Methods: To test the hypothesis that hyperphosphatemia and/or uremia induces vascular calcification, bovine vascular smooth muscle cells (BVSMC) were treated with increasing concentrations of beta-glycerophosphate, a phosphate donor, in the presence or absence of inhibitors for sodium/phosphate (Na/Pi) co-transport (foscarnet) or alkaline phosphatase (levamisole) for 48 hours. BVSMC also were incubated for various times with DMEM plus 15% pooled uremic sera from patients with low (LP) or high serum phosphorus (HP), or from pooled healthy control serum. Calcification in BVSMC was examined by quantitation of calcium deposition. Osteopontin expression and alkaline phosphatase activity were assessed by Western blotting and a colorimetric assay.

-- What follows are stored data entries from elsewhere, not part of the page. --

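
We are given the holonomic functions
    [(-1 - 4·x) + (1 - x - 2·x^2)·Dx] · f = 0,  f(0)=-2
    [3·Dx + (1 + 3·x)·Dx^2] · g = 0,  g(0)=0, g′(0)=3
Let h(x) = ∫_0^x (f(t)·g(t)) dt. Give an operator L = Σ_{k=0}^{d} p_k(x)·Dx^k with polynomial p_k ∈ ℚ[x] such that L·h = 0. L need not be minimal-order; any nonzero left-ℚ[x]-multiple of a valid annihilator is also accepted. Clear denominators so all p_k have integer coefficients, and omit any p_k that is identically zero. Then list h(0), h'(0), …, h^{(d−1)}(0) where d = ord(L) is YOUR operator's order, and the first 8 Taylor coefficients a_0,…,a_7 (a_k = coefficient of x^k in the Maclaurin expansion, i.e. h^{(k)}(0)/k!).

f: a_k = -2, -2, -6, -10, -22, -42, -86, -170, …
g: a_k = 0, 3, -9/2, 9, -81/4, 243/5, -243/2, 2187/7, …
L₀ := L_f ⊗_s L_g (sym. prod.), ord ≤ 2.
∫: right-multiply L₀ by Dx.
L = (7 + 24·x)·Dx + (-1 + 17·x + 30·x^2)·Dx^2 + (-1 - 2·x + 5·x^2 + 6·x^3)·Dx^3  (order 3).
h: a_k = 0, 0, -3, 1, -27/4, 39/10, -439/20, 1503/70, …
ICs: h(0) = 0, h′(0) = 0, h′′(0) = -6.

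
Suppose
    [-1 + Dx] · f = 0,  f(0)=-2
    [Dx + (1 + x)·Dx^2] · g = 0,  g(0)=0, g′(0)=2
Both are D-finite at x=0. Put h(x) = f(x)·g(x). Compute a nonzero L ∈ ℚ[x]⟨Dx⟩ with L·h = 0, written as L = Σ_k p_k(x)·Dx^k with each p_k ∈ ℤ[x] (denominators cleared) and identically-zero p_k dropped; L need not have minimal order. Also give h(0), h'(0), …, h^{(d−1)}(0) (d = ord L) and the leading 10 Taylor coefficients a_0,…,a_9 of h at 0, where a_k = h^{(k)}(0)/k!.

f: a_k = -2, -2, -1, -1/3, -1/12, -1/60, -1/360, -1/2520, -1/20160, -1/181440, …
g: a_k = 0, 2, -1, 2/3, -1/2, 2/5, -1/3, 2/7, -1/4, 2/9, …
Product ⇒ symmetric product L₀, ord ≤ 2.
L = x + (-1 - 2·x)·Dx + (1 + x)·Dx^2  (order 2).
h: a_k = 0, -4, -2, -4/3, 0, -3/10, 7/36, -23/126, 29/180, -629/4320, …
ICs: h(0) = 0, h′(0) = -4.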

Results: beta-glycerophosphate increased osteopontin expression and alkaline phosphatase activity in BVSMC. Inhibition of either alkaline phosphatase activity or Na/Pi co-transport abolished this effect. Compared to incubation with control human serum, BVSMC cultured with uremic sera had increased mineral deposition. Uremic sera also increased alkaline phosphatase activity and osteopontin expression in BVSMC. The addition of beta-glycerophosphate to uremic HP or LP sera did not further augment osteopontin expression. Blocking Na/Pi co-transport or alkaline phosphatase activity only partially inhibited uremic sera-induced osteopontin expression, indicating that other non-Na/Pi co-transport dependent mechanisms also are involved.

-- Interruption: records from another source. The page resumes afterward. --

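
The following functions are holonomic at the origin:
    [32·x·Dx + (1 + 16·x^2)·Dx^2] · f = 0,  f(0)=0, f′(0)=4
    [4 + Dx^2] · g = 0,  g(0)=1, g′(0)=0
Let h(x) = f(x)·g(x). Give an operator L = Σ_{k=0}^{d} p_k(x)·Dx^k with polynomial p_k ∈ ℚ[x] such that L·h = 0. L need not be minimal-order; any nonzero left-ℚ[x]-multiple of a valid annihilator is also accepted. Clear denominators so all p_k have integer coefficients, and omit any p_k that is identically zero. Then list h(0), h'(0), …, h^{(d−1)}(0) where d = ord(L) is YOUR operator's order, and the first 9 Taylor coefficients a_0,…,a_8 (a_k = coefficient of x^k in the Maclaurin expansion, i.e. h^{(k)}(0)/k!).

f: a_k = 0, 4, 0, -64/3, 0, 1024/5, 0, -16384/7, 0, …
g: a_k = 1, 0, -2, 0, 2/3, 0, -4/45, 0, 2/315, …
Product ⇒ symmetric product L₀, ord ≤ 4.
L = (1360 + 60416·x^2 + 106496·x^4 + 262144·x^6 + 1048576·x^8) + (2304·x + 45056·x^3 + 196608·x^5 + 1048576·x^7)·Dx + (360 + 15872·x^2 + 36864·x^4 + 131072·x^6 + 524288·x^8)·Dx^2 + (576·x + 11264·x^3 + 49152·x^5 + 262144·x^7)·Dx^3 + (5 + 192·x^2 + 2560·x^4 + 16384·x^6 + 65536·x^8)·Dx^4  (order 4).
h: a_k = 0, 4, 0, -88/3, 0, 3752/15, 0, -870896/315, 0, …
ICs: h(0) = 0, h′(0) = 4, h′′(0) = 0, h′′′(0) = -176.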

Conclusion: beta-glycerophosphate and uremic sera induce calcification and osteopontin expression in BVSMC. The uremic sera-induced osteopontin expression in BVSMC is partially mediated through alkaline phosphatase activity and a Na/Pi co-transporter dependent mechanism. However, other non-Na/Pi dependent mechanisms also contribute to accelerated vascular calcification in patients with ESRD.